Out of memory when calling model.cuda()

I have a model that is about 41 million parameters.

When I try to call model.cuda(), it fails with cuda runtime error (2): out of memory.

  File "/home/anaconda3/lib/python3.6/site-packages/torch/_utils.py", line 69, in _cuda
    return new_type(self.size()).copy_(self, async)
RuntimeError: cuda runtime error (2) : out of memory at /opt/conda/conda-bld/pytorch_1512386481460/work/torch/lib/THC/generic/THCStorage.cu:58

The GPU has 12 GB and it not utilized. If I call another model (even bigger), it works fine.

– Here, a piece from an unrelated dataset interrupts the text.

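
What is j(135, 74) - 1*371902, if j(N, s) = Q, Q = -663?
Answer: -372565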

>>> nn.Linear(100, 400).cuda()
Linear(in_features=100, out_features=400)
>>> nn.Linear(400, 400).cuda()
Linear(in_features=400, out_features=400)
>>> a=torchvision.models.resnet50().cuda()
(long output...)
>>> mymodel.cuda() #smaller than resnet50
--- errors ---

What could be the problem? How can a model make the .cuda() call fail with out of memory error?

In what you do above, you try to store both the resnet and your custom model on the gpu. You kept the cuda resnet in the a variable).

sure, but that was just an example. The error is raised even if mine is the only model I load.

I guess your model is then bigger than you think?
Could you show us the model you’re using (at least the init function)?

Ah, you’re right; I had a wrongly set parameter that made the whole model explode. Thank you, and sorry for the waste of time! :slight_smile: